I also did this to the sleeves to add in a flounce and make the sleeves able to be tightened to a higher point on the arm. 

Now this tutorial did a really nice job explaining the construction, so I'm going to mainly talk about my modifiers.

My dummy is a 6 month old size, so I decided to make my peasant dress sized for an 18 month old. For this I cut two rectangles 14" x 16.5" for the body and two rectangles 14.5" x 15".  Once the rectangles are cut, the tutorial says to cut a "j" shape on the top corners of each rectangle to make room for the arms. You could use a french curve if you have one, but I simply took one of my favorite patterns and used the curve in the arm hole from that. I also had stacked all four pieces on top of each other to make sure that I had the curve the same in all of them. After I cut that curve, I saved the cut off pieces and traced it onto heavy "Kraft" Paper forming a template that I can use later.

After cutting all of my pieces out, I surged all of the edges. 

 This is the sleeve, and this is the first spot where I drifted from the tutorial. Now she put in elastic about an inch above the hem of the sleeve, I like draw strings. There are two ways to put this in (and I'm sure even more than that!). You can wait until the garment is finished, but I like to do it while it is flat, and that's the way I'm going to show you now.

First, we press up the hem. 

 After I have pressed the hem in (starching the bee-jee-beeies out of it!) I measured up to where I wanted the draw string to go.

I decided on 3". So fold up the fabric, from the hem, 3" and press. 

To form the casing, I measured half an inch from the fold and pressed that bit down. 

Now unfold the hem, and and press flat so that you have a little flap of folded fabric about 3" above the hem. 

 This is when I put in a button hole. I found the center, and sewed the button hole right on that little folded flap, on the right side of the sleeve.  Then sew the hem and the casing down.

Now sew those arms together. I like to sew these in a circle, sleeve to body-> body to sleeve-> sleeve to body, and then join the circle to make sure that I'm sewing the pieces in the right spot. 

Now I string through the cord. Since the width of the sleeve is 14.5", I cut the cord 17" long. This is long enough to thread through and leave a bit. 

Rip out the button hole and fish out the cord.

Pull the cord through the button hole. Match the cord to the edges of the casing on each side leaving the extra 2.5" inside of the casing. I usually leave about 1/4" on each end just to make sure I catch the cord when sewing the seams.

With right sides together, sew from the hem of the sleeve down to the end of the dress making sure to catch the cord in the seem. This will give you a drawstring at the wrists that will never be pulled out!
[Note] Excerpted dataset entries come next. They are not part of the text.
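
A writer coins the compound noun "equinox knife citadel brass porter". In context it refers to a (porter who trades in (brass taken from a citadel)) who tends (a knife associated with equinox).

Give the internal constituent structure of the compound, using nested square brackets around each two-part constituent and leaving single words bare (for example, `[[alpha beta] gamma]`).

[[equinox knife] [[citadel brass] porter]]

At the top level: head "porter" (specifically "citadel brass porter"); modifier "equinox knife".
"equinox knife" → head "knife", modifier "equinox".
"citadel brass porter" → head "porter", modifier "citadel brass".
"citadel brass" → head "brass", modifier "citadel".
Putting it together: [[equinox knife] [[citadel brass] porter]].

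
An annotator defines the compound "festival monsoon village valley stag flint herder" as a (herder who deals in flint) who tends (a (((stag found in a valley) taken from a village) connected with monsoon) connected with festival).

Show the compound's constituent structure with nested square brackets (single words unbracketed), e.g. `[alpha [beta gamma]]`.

[[festival [monsoon [village [valley stag]]]] [flint herder]]

Whole compound: head "herder" (specifically "flint herder"), modifier "festival monsoon village valley stag".
"festival monsoon village valley stag" → head "stag" (specifically "monsoon village valley stag"), modifier "festival".
"monsoon village valley stag" → head "stag" (specifically "village valley stag"), modifier "monsoon".
"village valley stag" → head "stag" (specifically "valley stag"), modifier "village".
"valley stag" → head "stag", modifier "valley".
"flint herder" → head "herder", modifier "flint".
Putting it together: [[festival [monsoon [village [valley stag]]]] [flint herder]].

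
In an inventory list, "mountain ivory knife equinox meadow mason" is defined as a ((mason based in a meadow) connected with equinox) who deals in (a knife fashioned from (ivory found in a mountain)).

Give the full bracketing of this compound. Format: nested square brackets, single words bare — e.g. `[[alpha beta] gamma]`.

The outermost head in the paraphrase is "mason" (specifically "equinox meadow mason"), modified by "mountain ivory knife".
Within "mountain ivory knife", the head is "knife" and the modifier is "mountain ivory".
Within "mountain ivory", the head is "ivory" and the modifier is "mountain".
Within "equinox meadow mason", the head is "mason" (specifically "meadow mason") and the modifier is "equinox".
Within "meadow mason", the head is "mason" and the modifier is "meadow".
Putting it together: [[[mountain ivory] knife] [equinox [meadow mason]]].

[[[mountain ivory] knife] [equinox [meadow mason]]]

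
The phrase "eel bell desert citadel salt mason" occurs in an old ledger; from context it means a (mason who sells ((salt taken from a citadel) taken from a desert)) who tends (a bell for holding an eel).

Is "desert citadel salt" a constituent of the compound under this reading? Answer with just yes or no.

The paraphrase groups the words so that "desert citadel salt" is one unit: it corresponds to a single parenthesized sub-phrase.
The full structure is [[eel bell] [[desert [citadel salt]] mason]], in which [desert citadel salt] is a constituent.

yes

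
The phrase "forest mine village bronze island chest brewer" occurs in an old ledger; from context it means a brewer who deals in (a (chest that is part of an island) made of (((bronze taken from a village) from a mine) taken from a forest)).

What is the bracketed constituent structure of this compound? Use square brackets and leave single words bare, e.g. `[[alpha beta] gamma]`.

[[[forest [mine [village bronze]]] [island chest]] brewer]

Whole compound: head "brewer", modifier "forest mine village bronze island chest".
Within "forest mine village bronze island chest", the head is "chest" (specifically "island chest") and the modifier is "forest mine village bronze".
Within "forest mine village bronze", the head is "bronze" (specifically "mine village bronze") and the modifier is "forest".
Within "mine village bronze", the head is "bronze" (specifically "village bronze") and the modifier is "mine".
Within "village bronze", the head is "bronze" and the modifier is "village".
Within "island chest", the head is "chest" and the modifier is "island".
Assembled: [[[forest [mine [village bronze]]] [island chest]] brewer].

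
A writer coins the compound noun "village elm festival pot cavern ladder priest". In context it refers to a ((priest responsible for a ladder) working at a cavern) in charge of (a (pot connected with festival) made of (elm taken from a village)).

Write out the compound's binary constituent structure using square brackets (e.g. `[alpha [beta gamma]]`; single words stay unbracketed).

At the top level: head "priest" (specifically "cavern ladder priest"); modifier "village elm festival pot".
Inside "village elm festival pot": head "pot" (specifically "festival pot"), modifier "village elm".
Inside "village elm": head "elm", modifier "village".
Inside "festival pot": head "pot", modifier "festival".
Inside "cavern ladder priest": head "priest" (specifically "ladder priest"), modifier "cavern".
Inside "ladder priest": head "priest", modifier "ladder".
So the structure is [[[village elm] [festival pot]] [cavern [ladder priest]]].

[[[village elm] [festival pot]] [cavern [ladder priest]]]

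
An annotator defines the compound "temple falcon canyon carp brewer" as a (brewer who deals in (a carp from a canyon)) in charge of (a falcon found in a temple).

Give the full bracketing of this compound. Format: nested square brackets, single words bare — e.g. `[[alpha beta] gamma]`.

At the top level: head "brewer" (specifically "canyon carp brewer"); modifier "temple falcon".
"temple falcon" → head "falcon", modifier "temple".
"canyon carp brewer" → head "brewer", modifier "canyon carp".
"canyon carp" → head "carp", modifier "canyon".
Putting it together: [[temple falcon] [[canyon carp] brewer]].

[[temple falcon] [[canyon carp] brewer]]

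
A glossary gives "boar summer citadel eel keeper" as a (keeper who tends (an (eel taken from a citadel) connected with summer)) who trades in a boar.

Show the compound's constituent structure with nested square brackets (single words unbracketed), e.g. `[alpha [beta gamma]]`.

[boar [[summer [citadel eel]] keeper]]

Whole compound: head "keeper" (specifically "summer citadel eel keeper"), modifier "boar".
Inside "summer citadel eel keeper": head "keeper", modifier "summer citadel eel".
Inside "summer citadel eel": head "eel" (specifically "citadel eel"), modifier "summer".
Inside "citadel eel": head "eel", modifier "citadel".
So the structure is [boar [[summer [citadel eel]] keeper]].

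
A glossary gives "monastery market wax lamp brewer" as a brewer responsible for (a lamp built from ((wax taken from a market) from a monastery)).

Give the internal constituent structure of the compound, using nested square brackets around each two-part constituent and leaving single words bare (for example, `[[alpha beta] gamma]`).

At the top level: head "brewer"; modifier "monastery market wax lamp".
"monastery market wax lamp" → head "lamp", modifier "monastery market wax".
"monastery market wax" → head "wax" (specifically "market wax"), modifier "monastery".
"market wax" → head "wax", modifier "market".
Assembled: [[[monastery [market wax]] lamp] brewer].

[[[monastery [market wax]] lamp] brewer]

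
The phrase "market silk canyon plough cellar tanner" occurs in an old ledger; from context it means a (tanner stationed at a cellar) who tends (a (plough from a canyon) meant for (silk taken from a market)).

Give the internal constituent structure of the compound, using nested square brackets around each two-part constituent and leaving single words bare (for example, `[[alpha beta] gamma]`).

The outermost head in the paraphrase is "tanner" (specifically "cellar tanner"), modified by "market silk canyon plough".
Within "market silk canyon plough", the head is "plough" (specifically "canyon plough") and the modifier is "market silk".
Within "market silk", the head is "silk" and the modifier is "market".
Within "canyon plough", the head is "plough" and the modifier is "canyon".
Within "cellar tanner", the head is "tanner" and the modifier is "cellar".
So the structure is [[[market silk] [canyon plough]] [cellar tanner]].

[[[market silk] [canyon plough]] [cellar tanner]]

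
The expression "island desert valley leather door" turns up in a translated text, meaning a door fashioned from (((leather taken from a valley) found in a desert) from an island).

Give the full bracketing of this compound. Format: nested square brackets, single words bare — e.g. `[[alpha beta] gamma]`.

[[island [desert [valley leather]]] door]

Whole compound: head "door", modifier "island desert valley leather".
Within "island desert valley leather", the head is "leather" (specifically "desert valley leather") and the modifier is "island".
Within "desert valley leather", the head is "leather" (specifically "valley leather") and the modifier is "desert".
Within "valley leather", the head is "leather" and the modifier is "valley".
Putting it together: [[island [desert [valley leather]]] door].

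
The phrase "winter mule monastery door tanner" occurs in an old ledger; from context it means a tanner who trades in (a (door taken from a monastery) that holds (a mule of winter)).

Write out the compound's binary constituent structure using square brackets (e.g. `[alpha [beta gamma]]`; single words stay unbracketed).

[[[winter mule] [monastery door]] tanner]

At the top level: head "tanner"; modifier "winter mule monastery door".
Within "winter mule monastery door", the head is "door" (specifically "monastery door") and the modifier is "winter mule".
Within "winter mule", the head is "mule" and the modifier is "winter".
Within "monastery door", the head is "door" and the modifier is "monastery".
Putting it together: [[[winter mule] [monastery door]] tanner].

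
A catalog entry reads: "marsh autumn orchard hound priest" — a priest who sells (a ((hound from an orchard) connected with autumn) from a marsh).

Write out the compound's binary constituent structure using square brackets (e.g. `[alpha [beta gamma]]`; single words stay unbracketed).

[[marsh [autumn [orchard hound]]] priest]

The outermost head in the paraphrase is "priest", modified by "marsh autumn orchard hound".
"marsh autumn orchard hound" → head "hound" (specifically "autumn orchard hound"), modifier "marsh".
"autumn orchard hound" → head "hound" (specifically "orchard hound"), modifier "autumn".
"orchard hound" → head "hound", modifier "orchard".
So the structure is [[marsh [autumn [orchard hound]]] priest].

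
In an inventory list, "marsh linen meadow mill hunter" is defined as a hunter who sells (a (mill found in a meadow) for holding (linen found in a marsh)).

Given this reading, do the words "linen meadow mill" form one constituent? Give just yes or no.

The top-level split is [marsh linen meadow mill] [hunter]; the full structure is [[[marsh linen] [meadow mill]] hunter].
"linen meadow mill" straddles a constituent boundary, so it is not a single unit.

no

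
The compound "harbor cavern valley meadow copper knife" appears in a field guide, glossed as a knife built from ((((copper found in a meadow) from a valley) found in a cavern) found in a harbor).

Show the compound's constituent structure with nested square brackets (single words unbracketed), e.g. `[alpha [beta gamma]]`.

Whole compound: head "knife", modifier "harbor cavern valley meadow copper".
"harbor cavern valley meadow copper" → head "copper" (specifically "cavern valley meadow copper"), modifier "harbor".
"cavern valley meadow copper" → head "copper" (specifically "valley meadow copper"), modifier "cavern".
"valley meadow copper" → head "copper" (specifically "meadow copper"), modifier "valley".
"meadow copper" → head "copper", modifier "meadow".
So the structure is [[harbor [cavern [valley [meadow copper]]]] knife].

[[harbor [cavern [valley [meadow copper]]]] knife]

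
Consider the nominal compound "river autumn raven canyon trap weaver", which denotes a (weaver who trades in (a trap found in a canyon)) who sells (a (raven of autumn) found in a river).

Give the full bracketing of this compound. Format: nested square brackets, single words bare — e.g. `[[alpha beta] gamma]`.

At the top level: head "weaver" (specifically "canyon trap weaver"); modifier "river autumn raven".
"river autumn raven" → head "raven" (specifically "autumn raven"), modifier "river".
"autumn raven" → head "raven", modifier "autumn".
"canyon trap weaver" → head "weaver", modifier "canyon trap".
"canyon trap" → head "trap", modifier "canyon".
So the structure is [[river [autumn raven]] [[canyon trap] weaver]].

[[river [autumn raven]] [[canyon trap] weaver]]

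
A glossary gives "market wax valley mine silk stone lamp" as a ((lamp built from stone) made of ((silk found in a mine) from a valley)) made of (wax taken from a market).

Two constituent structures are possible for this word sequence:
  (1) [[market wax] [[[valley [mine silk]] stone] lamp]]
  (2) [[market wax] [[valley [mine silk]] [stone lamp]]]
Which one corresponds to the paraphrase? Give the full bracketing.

The paraphrase's head is the "lamp" part ("valley mine silk stone lamp"); its modifier is "market wax".
That top-level split, carried through the inner groups, gives [[market wax] [[valley [mine silk]] [stone lamp]]].

[[market wax] [[valley [mine silk]] [stone lamp]]]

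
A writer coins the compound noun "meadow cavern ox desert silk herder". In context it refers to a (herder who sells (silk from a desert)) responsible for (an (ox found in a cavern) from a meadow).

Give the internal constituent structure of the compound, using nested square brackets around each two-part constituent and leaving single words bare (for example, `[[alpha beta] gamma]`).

At the top level: head "herder" (specifically "desert silk herder"); modifier "meadow cavern ox".
Inside "meadow cavern ox": head "ox" (specifically "cavern ox"), modifier "meadow".
Inside "cavern ox": head "ox", modifier "cavern".
Inside "desert silk herder": head "herder", modifier "desert silk".
Inside "desert silk": head "silk", modifier "desert".
Assembled: [[meadow [cavern ox]] [[desert silk] herder]].

[[meadow [cavern ox]] [[desert silk] herder]]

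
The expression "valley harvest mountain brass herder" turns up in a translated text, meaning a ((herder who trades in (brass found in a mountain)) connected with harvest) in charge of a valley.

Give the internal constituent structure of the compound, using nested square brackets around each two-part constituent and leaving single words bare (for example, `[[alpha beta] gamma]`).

[valley [harvest [[mountain brass] herder]]]

Overall it is a kind of herder (specifically "harvest mountain brass herder"); the modifier is "valley".
Within "harvest mountain brass herder", the head is "herder" (specifically "mountain brass herder") and the modifier is "harvest".
Within "mountain brass herder", the head is "herder" and the modifier is "mountain brass".
Within "mountain brass", the head is "brass" and the modifier is "mountain".
Assembled: [valley [harvest [[mountain brass] herder]]].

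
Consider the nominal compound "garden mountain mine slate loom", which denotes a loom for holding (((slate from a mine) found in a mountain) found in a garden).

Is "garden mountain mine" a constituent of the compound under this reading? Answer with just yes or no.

no

The top-level split is [garden mountain mine slate] [loom]; the full structure is [[garden [mountain [mine slate]]] loom].
"garden mountain mine" straddles a constituent boundary, so it is not a single unit.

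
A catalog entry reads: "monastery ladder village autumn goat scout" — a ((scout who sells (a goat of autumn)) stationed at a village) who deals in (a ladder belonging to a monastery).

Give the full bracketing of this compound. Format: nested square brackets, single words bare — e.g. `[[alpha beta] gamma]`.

[[monastery ladder] [village [[autumn goat] scout]]]

Overall it is a kind of scout (specifically "village autumn goat scout"); the modifier is "monastery ladder".
"monastery ladder" → head "ladder", modifier "monastery".
"village autumn goat scout" → head "scout" (specifically "autumn goat scout"), modifier "village".
"autumn goat scout" → head "scout", modifier "autumn goat".
"autumn goat" → head "goat", modifier "autumn".
Putting it together: [[monastery ladder] [village [[autumn goat] scout]]].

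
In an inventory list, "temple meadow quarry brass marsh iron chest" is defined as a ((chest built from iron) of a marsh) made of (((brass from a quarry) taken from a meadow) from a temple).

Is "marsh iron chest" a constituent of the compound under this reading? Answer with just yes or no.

yes

The paraphrase groups the words so that "marsh iron chest" is one unit: it corresponds to a single parenthesized sub-phrase.
The full structure is [[temple [meadow [quarry brass]]] [marsh [iron chest]]], in which [marsh iron chest] is a constituent.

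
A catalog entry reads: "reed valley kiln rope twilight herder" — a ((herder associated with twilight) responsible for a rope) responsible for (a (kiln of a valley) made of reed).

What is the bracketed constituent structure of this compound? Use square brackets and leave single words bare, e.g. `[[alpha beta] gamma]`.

[[reed [valley kiln]] [rope [twilight herder]]]

The outermost head in the paraphrase is "herder" (specifically "rope twilight herder"), modified by "reed valley kiln".
Within "reed valley kiln", the head is "kiln" (specifically "valley kiln") and the modifier is "reed".
Within "valley kiln", the head is "kiln" and the modifier is "valley".
Within "rope twilight herder", the head is "herder" (specifically "twilight herder") and the modifier is "rope".
Within "twilight herder", the head is "herder" and the modifier is "twilight".
Putting it together: [[reed [valley kiln]] [rope [twilight herder]]].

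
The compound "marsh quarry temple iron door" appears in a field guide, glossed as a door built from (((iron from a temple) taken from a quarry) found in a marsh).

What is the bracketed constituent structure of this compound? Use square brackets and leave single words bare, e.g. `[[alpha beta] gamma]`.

Whole compound: head "door", modifier "marsh quarry temple iron".
Within "marsh quarry temple iron", the head is "iron" (specifically "quarry temple iron") and the modifier is "marsh".
Within "quarry temple iron", the head is "iron" (specifically "temple iron") and the modifier is "quarry".
Within "temple iron", the head is "iron" and the modifier is "temple".
Assembled: [[marsh [quarry [temple iron]]] door].

[[marsh [quarry [temple iron]]] door]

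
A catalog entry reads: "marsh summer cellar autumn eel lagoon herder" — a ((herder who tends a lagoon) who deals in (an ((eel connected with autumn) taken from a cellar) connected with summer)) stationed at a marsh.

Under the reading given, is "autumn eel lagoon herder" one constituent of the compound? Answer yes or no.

no

The top-level split is [marsh] [summer cellar autumn eel lagoon herder]; the full structure is [marsh [[summer [cellar [autumn eel]]] [lagoon herder]]].
"autumn eel lagoon herder" straddles a constituent boundary, so it is not a single unit.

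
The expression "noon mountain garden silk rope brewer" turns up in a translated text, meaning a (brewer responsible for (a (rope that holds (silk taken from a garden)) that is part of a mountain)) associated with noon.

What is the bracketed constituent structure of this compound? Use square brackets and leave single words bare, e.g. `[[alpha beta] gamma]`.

[noon [[mountain [[garden silk] rope]] brewer]]

Whole compound: head "brewer" (specifically "mountain garden silk rope brewer"), modifier "noon".
Inside "mountain garden silk rope brewer": head "brewer", modifier "mountain garden silk rope".
Inside "mountain garden silk rope": head "rope" (specifically "garden silk rope"), modifier "mountain".
Inside "garden silk rope": head "rope", modifier "garden silk".
Inside "garden silk": head "silk", modifier "garden".
Putting it together: [noon [[mountain [[garden silk] rope]] brewer]].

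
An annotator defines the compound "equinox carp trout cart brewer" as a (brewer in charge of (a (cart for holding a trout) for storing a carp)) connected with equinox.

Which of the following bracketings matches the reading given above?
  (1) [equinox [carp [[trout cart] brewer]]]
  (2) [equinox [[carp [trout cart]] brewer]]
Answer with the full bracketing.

[equinox [[carp [trout cart]] brewer]]

The paraphrase's head is the "brewer" part ("carp trout cart brewer"); its modifier is "equinox".
That top-level split, carried through the inner groups, gives [equinox [[carp [trout cart]] brewer]].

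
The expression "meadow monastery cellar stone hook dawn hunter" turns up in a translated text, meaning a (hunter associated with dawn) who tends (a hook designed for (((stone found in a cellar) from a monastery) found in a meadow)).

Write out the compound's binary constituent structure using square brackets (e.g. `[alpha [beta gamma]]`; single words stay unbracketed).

Whole compound: head "hunter" (specifically "dawn hunter"), modifier "meadow monastery cellar stone hook".
"meadow monastery cellar stone hook" → head "hook", modifier "meadow monastery cellar stone".
"meadow monastery cellar stone" → head "stone" (specifically "monastery cellar stone"), modifier "meadow".
"monastery cellar stone" → head "stone" (specifically "cellar stone"), modifier "monastery".
"cellar stone" → head "stone", modifier "cellar".
"dawn hunter" → head "hunter", modifier "dawn".
Assembled: [[[meadow [monastery [cellar stone]]] hook] [dawn hunter]].

[[[meadow [monastery [cellar stone]]] hook] [dawn hunter]]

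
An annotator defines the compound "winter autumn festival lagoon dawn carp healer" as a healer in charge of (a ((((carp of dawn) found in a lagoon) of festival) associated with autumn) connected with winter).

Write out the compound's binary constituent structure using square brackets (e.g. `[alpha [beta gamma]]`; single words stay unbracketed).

The outermost head in the paraphrase is "healer", modified by "winter autumn festival lagoon dawn carp".
Within "winter autumn festival lagoon dawn carp", the head is "carp" (specifically "autumn festival lagoon dawn carp") and the modifier is "winter".
Within "autumn festival lagoon dawn carp", the head is "carp" (specifically "festival lagoon dawn carp") and the modifier is "autumn".
Within "festival lagoon dawn carp", the head is "carp" (specifically "lagoon dawn carp") and the modifier is "festival".
Within "lagoon dawn carp", the head is "carp" (specifically "dawn carp") and the modifier is "lagoon".
Within "dawn carp", the head is "carp" and the modifier is "dawn".
Putting it together: [[winter [autumn [festival [lagoon [dawn carp]]]]] healer].

[[winter [autumn [festival [lagoon [dawn carp]]]]] healer]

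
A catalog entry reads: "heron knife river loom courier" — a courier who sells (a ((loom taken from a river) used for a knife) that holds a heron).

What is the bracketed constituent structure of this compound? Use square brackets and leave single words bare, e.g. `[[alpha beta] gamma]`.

[[heron [knife [river loom]]] courier]

At the top level: head "courier"; modifier "heron knife river loom".
"heron knife river loom" → head "loom" (specifically "knife river loom"), modifier "heron".
"knife river loom" → head "loom" (specifically "river loom"), modifier "knife".
"river loom" → head "loom", modifier "river".
Assembled: [[heron [knife [river loom]]] courier].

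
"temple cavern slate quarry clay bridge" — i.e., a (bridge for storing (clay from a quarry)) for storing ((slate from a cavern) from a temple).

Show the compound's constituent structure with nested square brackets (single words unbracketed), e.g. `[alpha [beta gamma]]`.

Whole compound: head "bridge" (specifically "quarry clay bridge"), modifier "temple cavern slate".
Inside "temple cavern slate": head "slate" (specifically "cavern slate"), modifier "temple".
Inside "cavern slate": head "slate", modifier "cavern".
Inside "quarry clay bridge": head "bridge", modifier "quarry clay".
Inside "quarry clay": head "clay", modifier "quarry".
Assembled: [[temple [cavern slate]] [[quarry clay] bridge]].

[[temple [cavern slate]] [[quarry clay] bridge]]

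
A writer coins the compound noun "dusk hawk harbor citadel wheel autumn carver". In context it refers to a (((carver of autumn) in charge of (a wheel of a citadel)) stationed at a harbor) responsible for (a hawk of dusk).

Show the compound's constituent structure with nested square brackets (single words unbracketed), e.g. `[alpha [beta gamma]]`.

[[dusk hawk] [harbor [[citadel wheel] [autumn carver]]]]

At the top level: head "carver" (specifically "harbor citadel wheel autumn carver"); modifier "dusk hawk".
Within "dusk hawk", the head is "hawk" and the modifier is "dusk".
Within "harbor citadel wheel autumn carver", the head is "carver" (specifically "citadel wheel autumn carver") and the modifier is "harbor".
Within "citadel wheel autumn carver", the head is "carver" (specifically "autumn carver") and the modifier is "citadel wheel".
Within "citadel wheel", the head is "wheel" and the modifier is "citadel".
Within "autumn carver", the head is "carver" and the modifier is "autumn".
So the structure is [[dusk hawk] [harbor [[citadel wheel] [autumn carver]]]].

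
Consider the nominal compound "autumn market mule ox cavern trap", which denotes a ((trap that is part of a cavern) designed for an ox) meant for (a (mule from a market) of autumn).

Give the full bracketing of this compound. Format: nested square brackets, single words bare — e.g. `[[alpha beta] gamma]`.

[[autumn [market mule]] [ox [cavern trap]]]

At the top level: head "trap" (specifically "ox cavern trap"); modifier "autumn market mule".
Within "autumn market mule", the head is "mule" (specifically "market mule") and the modifier is "autumn".
Within "market mule", the head is "mule" and the modifier is "market".
Within "ox cavern trap", the head is "trap" (specifically "cavern trap") and the modifier is "ox".
Within "cavern trap", the head is "trap" and the modifier is "cavern".
Putting it together: [[autumn [market mule]] [ox [cavern trap]]].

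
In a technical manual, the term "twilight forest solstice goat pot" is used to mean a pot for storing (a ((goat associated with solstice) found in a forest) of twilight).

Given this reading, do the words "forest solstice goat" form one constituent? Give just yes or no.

yes

The paraphrase groups the words so that "forest solstice goat" is one unit: it corresponds to a single parenthesized sub-phrase.
The full structure is [[twilight [forest [solstice goat]]] pot], in which [forest solstice goat] is a constituent.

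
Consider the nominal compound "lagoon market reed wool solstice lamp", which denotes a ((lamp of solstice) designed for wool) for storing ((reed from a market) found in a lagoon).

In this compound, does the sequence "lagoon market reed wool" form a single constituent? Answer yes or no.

no

The top-level split is [lagoon market reed] [wool solstice lamp]; the full structure is [[lagoon [market reed]] [wool [solstice lamp]]].
"lagoon market reed wool" straddles a constituent boundary, so it is not a single unit.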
 To finish the neckline, I took a length of  1" bias strips and sewed it in the top. I started by folding the end in on the bias strip

and then matching the long ends together.

Matching raw ends together I sewed the bias to the neckline. I did this first with the bias on the outside of the dress. This makes the tie end up on the inside. The second time I did it with the bias starting on the inside so the tie ended up on the outside. Either way works, but I prefer it on the inside myself.

Now, when you have worked your way back around to the beginning of the bias, cut the strip just long enough to meet the folded edge of the starting point, plus 1/4"-1/2" to fold over the end and continue.

Next step is to fold the bias over to the other side (covering the seem), press, and stitch the casing down.

This should leave a tube at the neckline, and because of the folds, we don't have to make a buttonhole opening. Just thread the cord through and hem up the bottom and you're done.

It was at this point that I realized I had used the measurements for the shirt sized 18 months not the dress. But I put a doubled 1.5" hem in and, as you can see, the length is still good for this to be a dress at this age.